The federal agency’s report showed initial jobless claims, a gauge of new layoffs, increased by 28,000 to a seasonally adjusted 385,000 during the week ended March 30, representing a four-month high for the figure. Economists were expecting claims to drop to 350,000 from an unrevised 357,000 the week prior.
A Labor Department spokesman said that the Easter holiday and spring break vacations make it difficult to make seasonal adjustments. This could have an impact on upcoming revisions.
The four-week moving average, a less-volatile measure of jobless trends, increased 11,250 from and unrevised 343,000 the week earlier. It was a four-week high for the closely watched on-month average.
The total number of people claiming benefits in all programs, which are reported at a three-week lag, was 5,288,614 for the week ending March 16. This was a decrease of 167,165 from the previous week. Compared to the same week in 2012, the latest figure was lower by 1.76 million.

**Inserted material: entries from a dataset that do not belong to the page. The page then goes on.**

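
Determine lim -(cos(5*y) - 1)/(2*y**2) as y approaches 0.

25/4

Direct substitution gives 0/0.
Apply L'Hôpital: lim (-5*sin(5*y))/(-4*y), still 0/0.
After 2 applications of L'Hôpital's rule the quotient is (-25*cos(5*y))/(-4); substituting y = 0 gives 25/4.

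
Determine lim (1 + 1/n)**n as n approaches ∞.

e

The base → 1 and the exponent → ∞: a 1^∞ form.
Take logarithms: (n)·ln(1 + 1/n). Since ln(1+u) ~ u for small u, this behaves like (n)·(1/n) → 1.
So the limit is e^(1).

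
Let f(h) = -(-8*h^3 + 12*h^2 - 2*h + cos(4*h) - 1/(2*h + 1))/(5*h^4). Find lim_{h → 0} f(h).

Substitution gives 0/0; apply L'Hôpital's rule 4 times.
After differentiating numerator and denominator 4 times the quotient is (256*cos(4*h) - 384/(2*h + 1)^5)/(-120); at h = 0 this is 16/15.

16/15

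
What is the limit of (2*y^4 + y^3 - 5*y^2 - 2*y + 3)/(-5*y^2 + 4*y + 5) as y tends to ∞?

-∞

The numerator has higher degree (4 > 2); the quotient behaves like (2/(-5))·y^2 for large |y|.
As y → +∞ this diverges to -∞.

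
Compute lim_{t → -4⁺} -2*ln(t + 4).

∞

As t → -4⁺, t + 4 → 0⁺ and ln(t + 4) → −∞.
Multiplying by -2 gives ∞.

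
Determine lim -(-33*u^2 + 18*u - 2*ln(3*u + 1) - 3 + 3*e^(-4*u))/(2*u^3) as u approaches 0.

25

Substitution gives 0/0; apply L'Hôpital's rule 3 times.
After differentiating numerator and denominator 3 times the quotient is (-192*e^(-4*u) - 108/(3*u + 1)^3)/(-12); at u = 0 this is 25.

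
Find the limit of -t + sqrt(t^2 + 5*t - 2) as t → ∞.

An ∞ − ∞ form. Rationalising with the conjugate, the difference becomes (5t - 2) / (√(t^2 + 5*t - 2) + t).
For large t the denominator behaves like 2·t, so the quotient tends to 5/2 = 5/2.

5/2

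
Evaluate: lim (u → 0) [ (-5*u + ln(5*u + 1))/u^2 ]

Direct substitution gives 0/0.
Apply L'Hôpital: lim (-5 + 5/(5*u + 1))/(2*u), still 0/0.
After 2 applications of L'Hôpital's rule the quotient is (-25/(5*u + 1)^2)/(2); substituting u = 0 gives -25/2.

-25/2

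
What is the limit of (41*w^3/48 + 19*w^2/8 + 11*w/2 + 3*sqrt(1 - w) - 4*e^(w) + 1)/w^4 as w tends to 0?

Substitution gives 0/0 (the numerator vanishes to order 4).
Expand each term to order w^4: the coefficient of w^4 in 3·√(1 - w) is -15/128 and in -4·e^(w) is -1/6.
Lower-order terms cancel with the polynomial part, so the numerator is (-109/384)·w^4 + o(w^4), and the limit is (-109/384)/(1) = -109/384.

-109/384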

ADP’s Wednesday report on hiring in the private sector showed that 158,000 new jobs were added in March, following an upwardly revised 237,000 number in February. January’s total was revised down to 177,000 from an original 215,000 estimate. ADP’s estimates are subject to stark revisions, but it will take a huge (and unlikely) upward revision reverse the idea that hiring grinded to a much slower pace in the final month of the first quarter. March’s figure was the smallest since October and well below economist expectations.
If there was a silver lining in the ADP report, it was that hiring was distributed evenly among all industries, with the exception of construction which added zero jobs for March after averaging 29,000 new hires from December through February. The March drop was attributed to slowness after increased efforts to rebuild after the destruction of Hurricane Sandy last year.
The two reports may have set precedent for the upcoming Labor Department non-farm payroll report on Friday that contains the latest unemployment rate. Economists are expecting the unemployment rate to be flat in March from its 7.7 percent reading in February.
Investors were a little giddy first thing this morning after the Bank of Japan unveiled an aggressive plan of monetary easing, including a large government bond-buying program. Futures pointed north early, but following the report on first time jobless claims, a slow slide back towards the red has happened. About 1 PM Eastern, the Dow (-7), S&P 500 (-1) and Nasdaq (–7) were all lower on the day.